Ce qui démontre tout à la fois à quel point le parc français est ancien et quels progrès écologiques considérables peuvent être réalisés avec le renouvellement du parc automobile. A supposer que tout le parc automobile français soit conforme à la norme Euro 6b, il est vraisemblable que l’on jugerait négligeable l’effet écologiquement néfaste des carburants automobiles, surtout si l’on tient compte des autres causes de pollution engendrées par la circulation automobile (abrasion des pneus, des freins et des chaussées)[5]. Ce qui milite fortement pour une accélération du renouvellement du parc, et en faveur des mesures y incitant. Ce qui devrait aussi faire sérieusement réfléchir le législateur sur l’opportunité d’augmenter les taxes comme la TICPE, et de favoriser le développement des moteurs électriques, faussement encensés comme étant la solution de nature à apaiser les inquiétudes.

 


[1] Le prix du brut rentre pour environ 28% dans le prix à la pompe.

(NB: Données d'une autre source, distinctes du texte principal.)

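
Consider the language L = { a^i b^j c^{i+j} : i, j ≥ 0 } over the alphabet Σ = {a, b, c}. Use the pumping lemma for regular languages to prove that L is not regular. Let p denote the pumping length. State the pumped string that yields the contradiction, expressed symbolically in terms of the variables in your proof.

a^{p+k} b^p c^{2p}

Toward a contradiction, assume L is regular with pumping length p.
Take w = a^p b^p c^{2p} ∈ L (with i=j=p, i+j=2p), |w| = 4p ≥ p.
By the pumping lemma, w = xyz with |xy| ≤ p and y is nonempty.
Since the first p symbols of w are all a's and |xy| ≤ p, y lies entirely in the leading a-block: y = a^k for some k with 1 ≤ k ≤ p.
Consider xy^2z = a^{p+k} b^p c^{2p}. Now the a- and b-counts sum to 2p+k, but the c-count is 2p ≠ 2p+k. So xy^2z ∉ L.
This contradicts the pumping lemma, so L is not regular.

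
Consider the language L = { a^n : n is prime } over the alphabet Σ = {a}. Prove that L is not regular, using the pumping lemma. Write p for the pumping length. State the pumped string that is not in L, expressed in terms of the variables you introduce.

Toward a contradiction, assume L is regular with pumping length p.
Let q be a prime with q ≥ p+2 (infinitely many primes exist), and take w = a^q ∈ L with |w| = q ≥ p.
Write w = xyz as guaranteed by the lemma, with |xy| ≤ p and |y| > 0.
Then y = a^k for some k with 1 ≤ k ≤ p.
Since 1 ≤ k ≤ p, |xz| = q-k. Pump with i = q+1: |xy^{q+1}z| = (q-k)+(q+1)k = q+qk = q(1+k), which is composite (both factors ≥ 2). So xy^{q+1}z = a^{q(1+k)} ∉ L.
Contradiction. Therefore L is not regular.

a^{q(1+k)}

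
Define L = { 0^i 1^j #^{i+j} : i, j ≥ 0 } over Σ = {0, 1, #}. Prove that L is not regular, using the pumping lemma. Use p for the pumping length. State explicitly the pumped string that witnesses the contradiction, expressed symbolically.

Suppose for contradiction that L is regular, and let p be the pumping length.
Take w = 0^p 1^p #^{2p} ∈ L (with i=j=p, i+j=2p), |w| = 4p ≥ p.
The pumping lemma gives a decomposition w = xyz where |xy| ≤ p and y is nonempty.
Because |xy| ≤ p and w begins with p copies of 0, we have y = 0^k with 1 ≤ k ≤ p.
Consider xy^2z = 0^{p+k} 1^p #^{2p}. Now the 0- and 1-counts sum to 2p+k, but the #-count is 2p ≠ 2p+k. So xy^2z ∉ L.
This contradicts the pumping lemma, so L is not regular.

0^{p+k} 1^p #^{2p}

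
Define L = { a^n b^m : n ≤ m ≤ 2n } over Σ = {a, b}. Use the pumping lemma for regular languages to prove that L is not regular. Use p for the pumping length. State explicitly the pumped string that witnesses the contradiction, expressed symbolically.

a^{p+k} b^p

Toward a contradiction, assume L is regular with pumping length p.
Take w = a^p b^p ∈ L (since p ≤ p ≤ 2p), with |w| = 2p ≥ p.
Write w = xyz as guaranteed by the lemma, with |xy| ≤ p and |y| ≥ 1.
Since the first p symbols of w are all a's and |xy| ≤ p, y lies entirely in the leading a-block: y = a^k for some k with 1 ≤ k ≤ p.
Pump with i = 2: xy^2z = a^{p+k} b^p. Now n = p+k > p = m, so the condition n ≤ m fails. Thus xy^2z ∉ L.
This contradicts the pumping lemma, so L is not regular.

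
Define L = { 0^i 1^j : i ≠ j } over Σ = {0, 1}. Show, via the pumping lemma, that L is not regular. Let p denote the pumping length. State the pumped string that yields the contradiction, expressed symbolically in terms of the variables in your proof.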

[2] Il y a des discussions techniques sur ce point. Il était généralement admis que l’essence émettait plus de CO2. Une étude de l’ONG Transport et environnement conteste cependant cette conclusion, en tenant compte des consommations respectives, mais a le défaut de ne pas comparer les moteurs de même puissance, et de ne pas tenir compte du fait que les moteurs diesel équipent en général des modèles plus gros et lourds que les moteurs à essence. La question se complique encore du fait que les émissions de particules fines semblent avoir l’effet bénéfique de contrer l’effet de serre de façon non négligeable, de sorte que diminuer la consommation de gazole requerrait de diminuer plus que prévu la consommation d’essence pour un effet égal au total…

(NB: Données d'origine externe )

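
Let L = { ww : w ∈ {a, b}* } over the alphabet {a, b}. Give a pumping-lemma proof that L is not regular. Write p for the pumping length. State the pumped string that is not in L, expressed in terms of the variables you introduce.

Suppose for contradiction that L is regular, and let p be the pumping length.
Take w = a^p b^p a^p b^p = uu where u = a^pb^p; then w ∈ L and |w| = 4p ≥ p.
Write w = xyz as guaranteed by the lemma, with |xy| ≤ p and y is nonempty.
Since the first p symbols of w are all a's and |xy| ≤ p, y lies entirely in the leading a-block: y = a^k for some k with 1 ≤ k ≤ p.
Pump with i = 2: xy^2z = a^{p+k} b^p a^p b^p, of length 4p+k. Suppose this equals vv. The string starts with a and ends with b, so v does too; thus the boundary between the two copies of v is a b→a transition. There is exactly one such transition, at position 2p+k, so |v| = 2p+k and |vv| = 4p+2k ≠ 4p+k since k ≥ 1. So xy^2z ∉ L.
Contradiction. Therefore L is not regular.

a^{p+k} b^p a^p b^p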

[3] https://jancovici.com/publications-et-co/interviews/une-interview-dans-sud-ouest-sur-la-voiture-electrique/. Ses principaux arguments : au plan mondial, 40% de l’électricité est produite avec du charbon (la moitié en Allemagne, aux EU 30%de charbon et 35% de gaz) ; il faut autant d’énergie pour produire la batterie que pour le reste du véhicule ; il y a un doute sérieux sur la suffisance des réserves en lithium ; il ne serait pas pensable de recharger tous les soirs 30 millions de véhicules électriques…

[4] Et en particulier Ségolène Royal, qui accuse de « malhonnêteté » (intellectuelle s’entend !) le gouvernement, lequel ne fait cependant que suivre en la matière les décisions prises par ses prédécesseurs.

[5] Sans parler des actions nécessaires au niveau de la planète et pas seulement de la France, ni par exemple du trafic aérien dont on nous dit qu’il doit doubler dans les vingt ans.